The share prices of North West retail giants such as THG, Boohoo and AO dropped after it was announced that energy bills and interest rates will be going up.
Share in beauty, wellness and software giant THG fell by almost 10% by the time trading on the London Stock Exchange closed on Thursday, February 3.
Other companies who have suffered a fall in share price include Pets at Home, On The Beach, JD Sports, VR entertainment provider Immotion Group and B&M.
READ MORE: Electricity North West vows to cut bills despite energy price cap rise
However, Lancashire-headquartered Studio Retail Group's shares bucked the trend and have risen by more than 6%.
The increase came after Mike Ashley's Frasers Group further increased its stake in the company.
The falls in share prices come after Ofgem confirmed that household energy bills will soar by £693 per year from the beginning of April.

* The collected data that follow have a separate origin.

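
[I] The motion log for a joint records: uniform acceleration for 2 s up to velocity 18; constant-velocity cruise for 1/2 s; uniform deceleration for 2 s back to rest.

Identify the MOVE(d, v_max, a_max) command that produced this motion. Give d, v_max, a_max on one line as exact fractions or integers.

a_max = 18/2 = 9
d_a = ½·18·2 = 18; d_c = 18·1/2 = 9
d = 2·18 + 9 = 45
t_c = 1/2 > 0 → v_max = v_peak = 18

d=45 v_max=18 a_max=9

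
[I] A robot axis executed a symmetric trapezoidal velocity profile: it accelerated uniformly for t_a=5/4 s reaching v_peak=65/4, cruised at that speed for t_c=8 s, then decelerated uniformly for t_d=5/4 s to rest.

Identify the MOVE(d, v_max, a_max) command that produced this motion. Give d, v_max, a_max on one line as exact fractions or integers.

d=2405/16 v_max=65/4 a_max=13

a_max = (65/4)/(5/4) = 13
d_a = ½·65/4·5/4 = 325/32; d_c = 65/4·8 = 130
d = 2·325/32 + 130 = 2405/16
t_c = 8 > 0 so v_max = 65/4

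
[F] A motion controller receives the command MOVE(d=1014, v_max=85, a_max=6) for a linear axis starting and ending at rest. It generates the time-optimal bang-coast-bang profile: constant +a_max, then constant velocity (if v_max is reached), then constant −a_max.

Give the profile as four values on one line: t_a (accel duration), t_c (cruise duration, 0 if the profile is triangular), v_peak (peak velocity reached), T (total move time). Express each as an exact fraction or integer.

v_max²/a_max = 85²/6 = 7225/6
1014 < 7225/6 ⇒ no cruise
v_peak = √(1014·6) = √6084 = 78
t_a = 78/6 = 13; t_c = 0
T = 2·13 = 26

t_a=13 t_c=0 v_peak=78 T=26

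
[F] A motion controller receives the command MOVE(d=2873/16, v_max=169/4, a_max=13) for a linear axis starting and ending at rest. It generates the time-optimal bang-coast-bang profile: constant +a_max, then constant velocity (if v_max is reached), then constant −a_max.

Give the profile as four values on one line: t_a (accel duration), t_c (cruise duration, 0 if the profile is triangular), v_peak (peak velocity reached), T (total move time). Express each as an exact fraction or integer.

t_a=13/4 t_c=1 v_peak=169/4 T=15/2

vₘ²/aₘ = (169/4)²/13 = 2197/16
2873/16 ≥ 2197/16 → trapezoidal
t_a = (169/4)/13 = 13/4; v_peak = 169/4
d_cruise = 2873/16 − 2197/16 = 169/4; t_c = (169/4)/(169/4) = 1
T = 2·13/4 + 1 = 15/2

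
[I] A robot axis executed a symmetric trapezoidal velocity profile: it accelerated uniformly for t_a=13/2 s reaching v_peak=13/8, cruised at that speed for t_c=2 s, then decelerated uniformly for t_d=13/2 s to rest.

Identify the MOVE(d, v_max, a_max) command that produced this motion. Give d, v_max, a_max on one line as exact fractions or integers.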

The regulator was forced to hike the energy price cap to a record £1,971 for a typical household as gas prices soared to unprecedented highs.
For customers with prepayment meters the price cap will go up by £708 to £2,017, the regulator added.
The decision is likely to impact 22 million households across Great Britain, and applies to those who are on their energy supplier's default tariff.
Ofgem chief executive Jonathan Brearley said: "We know this rise will be extremely worrying for many people, especially those who are struggling to make ends meet, and Ofgem will ensure energy companies support their customers in any way they can.
"The energy market has faced a huge challenge due to the unprecedented increase in global gas prices, a once in a 30-year event, and Ofgem's role as energy regulator is to ensure that, under the price cap, energy companies can only charge a fair price based on the true cost of supplying electricity and gas."
Also confirmed on Thursday, The Bank of England raised interest rates to 0.5% and signalled more hikes are on the way as it warned rocketing inflation will see the worst hit to household income for at least 32 years.
The Bank's Monetary Policy Committee (MPC) voted 5-4 to raise rates from 0.25% to 0.5% - marking the first back-to-back rise since 2004, coming after a quarter point increase at its last meeting in December.
Four of the nine members called for a steeper rate increase - to 0.75% - to help put the brakes on rampant inflation.
It came as the Bank cautioned that rocketing energy prices will drive inflation to an eye-watering 7.25% in April, which is the highest level since August 1991.
In a gloomy prediction for under-pressure households, the Bank said this will see disposable incomes fall by around 2% - the worst impact since Bank records began in 1990.